That makes me wonder, are there any other examples of a regular business' forum spinning off like this? And to dive into it a little further, in hindsight this can be seen as a brilliant marketing move by pg, but was this intentional?
Devshed. But as soon as the owners realized that was happening they decided to kill off the community with in forum blackberry ads. Every one dispersed within a year including me.
Over all I think Its bad. Eventually the fact that the goals of yc aren't aligned with hn will be revealed. Then every one will disperse.
HN is aligned with the goals of YC because it provides a useful source of information about [some] applicants. From what I read, the success of a startup is in part dependent upon the communication and technical and social skills of its founders, and HN is a forum where all of those are often on display.

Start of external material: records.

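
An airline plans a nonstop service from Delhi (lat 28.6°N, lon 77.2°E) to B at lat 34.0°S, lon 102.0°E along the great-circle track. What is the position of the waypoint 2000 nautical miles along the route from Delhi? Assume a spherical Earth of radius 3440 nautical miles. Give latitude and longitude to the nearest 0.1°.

≈ lat 2.7°S, lon 89.2°E

Write both endpoints as unit vectors p₁, p₂ with components (cos φ cos λ, cos φ sin λ, sin φ).
The central angle between the endpoints is δ = arccos(p₁·p₂) ≈ 1.167 rad (66.9°). The total great-circle distance is δ·R ≈ 1.167 × 3440 ≈ 4014 nmi, so the target fraction is f = 2000/4014 ≈ 0.498.
Interpolate at f ≈ 0.498 with slerp weights a = sin((1−f)δ)/sin δ ≈ 0.601, b = sin(fδ)/sin δ ≈ 0.597.
p = a·p₁ + b·p₂ ≈ (0.014, 0.999, -0.046); φ = arcsin(p_z) ≈ -2.66°, λ = atan2(p_y, p_x) ≈ 89.20°.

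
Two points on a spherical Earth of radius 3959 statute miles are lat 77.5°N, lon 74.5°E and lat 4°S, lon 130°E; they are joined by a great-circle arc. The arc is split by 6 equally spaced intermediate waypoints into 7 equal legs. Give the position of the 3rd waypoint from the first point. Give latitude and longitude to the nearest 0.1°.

≈ lat 44.7°N, lon 119.0°E

Write both endpoints as unit vectors p₁, p₂ with components (cos φ cos λ, cos φ sin λ, sin φ).
The central angle between the endpoints is δ = arccos(p₁·p₂) ≈ 1.517 rad (86.9°).
Interpolate at f = 3/7 with slerp weights a = sin((1−f)δ)/sin δ ≈ 0.763, b = sin(fδ)/sin δ ≈ 0.606.
p = a·p₁ + b·p₂ ≈ (-0.344, 0.622, 0.703); φ = arcsin(p_z) ≈ 44.66°, λ = atan2(p_y, p_x) ≈ 118.97°.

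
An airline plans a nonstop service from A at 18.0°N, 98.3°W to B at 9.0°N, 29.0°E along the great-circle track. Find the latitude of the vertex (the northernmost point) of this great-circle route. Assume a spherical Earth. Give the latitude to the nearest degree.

The great circle lies in the plane with unit normal n̂ = (p₁ × p₂)/|p₁ × p₂|.
Here n̂_z ≈ +0.875; the vertex latitude is φ_max = arccos|n̂_z| ≈ 28.9°.

≈ 29°N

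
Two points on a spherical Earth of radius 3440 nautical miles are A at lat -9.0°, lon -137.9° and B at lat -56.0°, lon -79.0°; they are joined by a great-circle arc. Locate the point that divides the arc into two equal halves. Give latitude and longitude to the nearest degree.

Convert each endpoint to a unit vector on the sphere (x = cos φ cos λ, y = cos φ sin λ, z = sin φ).
The central angle between the endpoints is δ = arccos(p₁·p₂) ≈ 1.143 rad (65.5°).
Interpolate at f = 1/2 with slerp weights a = sin((1−f)δ)/sin δ ≈ 0.594, b = sin(fδ)/sin δ ≈ 0.594.
p = a·p₁ + b·p₂ ≈ (-0.372, -0.720, -0.586); φ = arcsin(p_z) ≈ -35.86°, λ = atan2(p_y, p_x) ≈ -117.34°.

≈ lat -36°, lon -117°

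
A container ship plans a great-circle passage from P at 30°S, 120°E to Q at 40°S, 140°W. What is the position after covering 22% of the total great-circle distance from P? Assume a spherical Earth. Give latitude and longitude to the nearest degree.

From cos δ = sin φ₁ sin φ₂ + cos φ₁ cos φ₂ cos Δλ, the central angle is δ ≈ 1.363 rad (78.1°).
Interpolate at f = 0.22 with slerp weights a = sin((1−f)δ)/sin δ ≈ 0.893, b = sin(fδ)/sin δ ≈ 0.302.
p = a·p₁ + b·p₂ ≈ (-0.564, 0.521, -0.641); φ = arcsin(p_z) ≈ -39.84°, λ = atan2(p_y, p_x) ≈ 137.25°.

≈ 40°S, 137°E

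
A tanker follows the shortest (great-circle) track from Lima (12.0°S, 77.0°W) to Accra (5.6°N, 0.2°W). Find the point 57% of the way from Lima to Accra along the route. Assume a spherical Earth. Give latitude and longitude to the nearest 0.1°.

≈ (2.7°S, 32.9°W)

Convert each endpoint to a unit vector on the sphere (x = cos φ cos λ, y = cos φ sin λ, z = sin φ).
The central angle between the endpoints is δ = arccos(p₁·p₂) ≈ 1.367 rad (78.3°).
Interpolate at f = 0.57 with slerp weights a = sin((1−f)δ)/sin δ ≈ 0.566, b = sin(fδ)/sin δ ≈ 0.718.
p = a·p₁ + b·p₂ ≈ (0.839, -0.542, -0.048); φ = arcsin(p_z) ≈ -2.74°, λ = atan2(p_y, p_x) ≈ -32.88°.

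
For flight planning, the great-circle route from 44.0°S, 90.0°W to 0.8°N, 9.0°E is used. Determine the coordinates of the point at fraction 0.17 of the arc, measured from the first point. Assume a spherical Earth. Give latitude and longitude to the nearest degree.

≈ 43°S, 67°W

Convert each endpoint to a unit vector on the sphere (x = cos φ cos λ, y = cos φ sin λ, z = sin φ).
The central angle between the endpoints is δ = arccos(p₁·p₂) ≈ 1.693 rad (97.0°).
Interpolate at f = 0.17 with slerp weights a = sin((1−f)δ)/sin δ ≈ 0.994, b = sin(fδ)/sin δ ≈ 0.286.
p = a·p₁ + b·p₂ ≈ (0.283, -0.670, -0.686); φ = arcsin(p_z) ≈ -43.34°, λ = atan2(p_y, p_x) ≈ -67.14°.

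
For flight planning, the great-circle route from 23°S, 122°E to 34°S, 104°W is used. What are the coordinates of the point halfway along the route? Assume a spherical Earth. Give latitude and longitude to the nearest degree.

≈ 54°S, 178°W

The haversine formula gives a central angle δ ≈ 1.888 rad (108.2°) between the endpoints.
Interpolate at f = 1/2 with slerp weights a = sin((1−f)δ)/sin δ ≈ 0.852, b = sin(fδ)/sin δ ≈ 0.852.
p = a·p₁ + b·p₂ ≈ (-0.587, -0.020, -0.810); φ = arcsin(p_z) ≈ -54.06°, λ = atan2(p_y, p_x) ≈ -178.02°.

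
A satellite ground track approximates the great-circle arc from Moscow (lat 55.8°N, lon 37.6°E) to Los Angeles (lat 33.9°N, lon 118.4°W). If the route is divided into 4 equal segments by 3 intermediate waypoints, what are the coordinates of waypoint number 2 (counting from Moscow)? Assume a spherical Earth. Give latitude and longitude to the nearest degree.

≈ lat 74°N, lon 83°W

Write both endpoints as unit vectors p₁, p₂ with components (cos φ cos λ, cos φ sin λ, sin φ).
The central angle between the endpoints is δ = arccos(p₁·p₂) ≈ 1.536 rad (88.0°).
Interpolate at f = 2/4 with slerp weights a = sin((1−f)δ)/sin δ ≈ 0.695, b = sin(fδ)/sin δ ≈ 0.695.
p = a·p₁ + b·p₂ ≈ (0.035, -0.269, 0.962); φ = arcsin(p_z) ≈ 74.25°, λ = atan2(p_y, p_x) ≈ -82.56°.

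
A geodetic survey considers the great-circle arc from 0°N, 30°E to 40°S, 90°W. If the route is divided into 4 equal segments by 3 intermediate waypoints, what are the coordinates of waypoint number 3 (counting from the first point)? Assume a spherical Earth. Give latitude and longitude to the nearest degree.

Convert each endpoint to a unit vector on the sphere (x = cos φ cos λ, y = cos φ sin λ, z = sin φ).
The central angle between the endpoints is δ = arccos(p₁·p₂) ≈ 1.964 rad (112.5°).
Interpolate at f = 3/4 with slerp weights a = sin((1−f)δ)/sin δ ≈ 0.510, b = sin(fδ)/sin δ ≈ 1.077.
p = a·p₁ + b·p₂ ≈ (0.442, -0.570, -0.693); φ = arcsin(p_z) ≈ -43.83°, λ = atan2(p_y, p_x) ≈ -52.21°.

≈ 44°S, 52°W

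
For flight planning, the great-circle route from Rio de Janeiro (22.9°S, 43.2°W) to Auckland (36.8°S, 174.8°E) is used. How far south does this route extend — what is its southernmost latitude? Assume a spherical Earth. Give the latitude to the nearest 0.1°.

The great circle lies in the plane with unit normal n̂ = (p₁ × p₂)/|p₁ × p₂|.
Here n̂_z ≈ -0.484; the vertex latitude is φ_max = arccos|n̂_z| ≈ 61.0°.

≈ 61.0°S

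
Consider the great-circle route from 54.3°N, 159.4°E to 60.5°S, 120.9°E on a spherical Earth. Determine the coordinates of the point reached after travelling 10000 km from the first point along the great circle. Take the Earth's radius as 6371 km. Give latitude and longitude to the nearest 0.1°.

The haversine formula gives a central angle δ ≈ 2.074 rad (118.8°) between the endpoints. The total great-circle distance is δ·R ≈ 2.074 × 6371 ≈ 13211 km, so the target fraction is f = 10000/13211 ≈ 0.757.
Interpolate at f ≈ 0.757 with slerp weights a = sin((1−f)δ)/sin δ ≈ 0.551, b = sin(fδ)/sin δ ≈ 1.141.
p = a·p₁ + b·p₂ ≈ (-0.590, 0.595, -0.546); φ = arcsin(p_z) ≈ -33.07°, λ = atan2(p_y, p_x) ≈ 134.72°.

≈ 33.1°S, 134.7°E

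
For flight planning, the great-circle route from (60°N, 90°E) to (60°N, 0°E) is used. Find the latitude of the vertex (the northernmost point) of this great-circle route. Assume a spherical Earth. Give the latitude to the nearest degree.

The great circle lies in the plane with unit normal n̂ = (p₁ × p₂)/|p₁ × p₂|.
Here n̂_z ≈ -0.378; the vertex latitude is φ_max = arccos|n̂_z| ≈ 67.8°.

≈ 68°N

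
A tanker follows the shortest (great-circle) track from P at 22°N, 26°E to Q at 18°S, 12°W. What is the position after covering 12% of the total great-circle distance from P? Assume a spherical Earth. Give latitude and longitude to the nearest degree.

Write both endpoints as unit vectors p₁, p₂ with components (cos φ cos λ, cos φ sin λ, sin φ).
The central angle between the endpoints is δ = arccos(p₁·p₂) ≈ 0.953 rad (54.6°).
Interpolate at f = 0.12 with slerp weights a = sin((1−f)δ)/sin δ ≈ 0.912, b = sin(fδ)/sin δ ≈ 0.140.
p = a·p₁ + b·p₂ ≈ (0.891, 0.343, 0.299); φ = arcsin(p_z) ≈ 17.37°, λ = atan2(p_y, p_x) ≈ 21.07°.

≈ 17°N, 21°E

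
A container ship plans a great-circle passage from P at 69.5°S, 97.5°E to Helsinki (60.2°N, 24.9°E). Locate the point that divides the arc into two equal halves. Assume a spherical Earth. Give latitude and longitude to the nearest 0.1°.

The haversine formula gives a central angle δ ≈ 2.435 rad (139.5°) between the endpoints.
Interpolate at f = 1/2 with slerp weights a = sin((1−f)δ)/sin δ ≈ 1.446, b = sin(fδ)/sin δ ≈ 1.446.
p = a·p₁ + b·p₂ ≈ (0.586, 0.804, -0.100); φ = arcsin(p_z) ≈ -5.72°, λ = atan2(p_y, p_x) ≈ 53.95°.

≈ 5.7°S, 53.9°E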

A YC application plus an HN profile is going to lead to better filtering than just a YC application.
More than that, in YC's business model the cost of running HN probably doesn't even amount to rounding error. Until recently the website was running on a single server [it may still be, since I haven't heard otherwise since the infrastructure change to Cloudflare] and with PG himself handling a significant portion of the maintenance and coding. In other words, the financial side of a business like YC is incompatible with most people's experience in offices - it's not about profits from sales. It's about internal rates of return on working capital.
Couldn't you say that about any for-profit community? In the end it's their goal to make money off the people in the community. With HN at least it's pretty transparent (with submissions like these).
The goals are aligned well enough for this to work for a very long time, the fact that HN is now moderated by someone not directly affiliated with YC should help as well.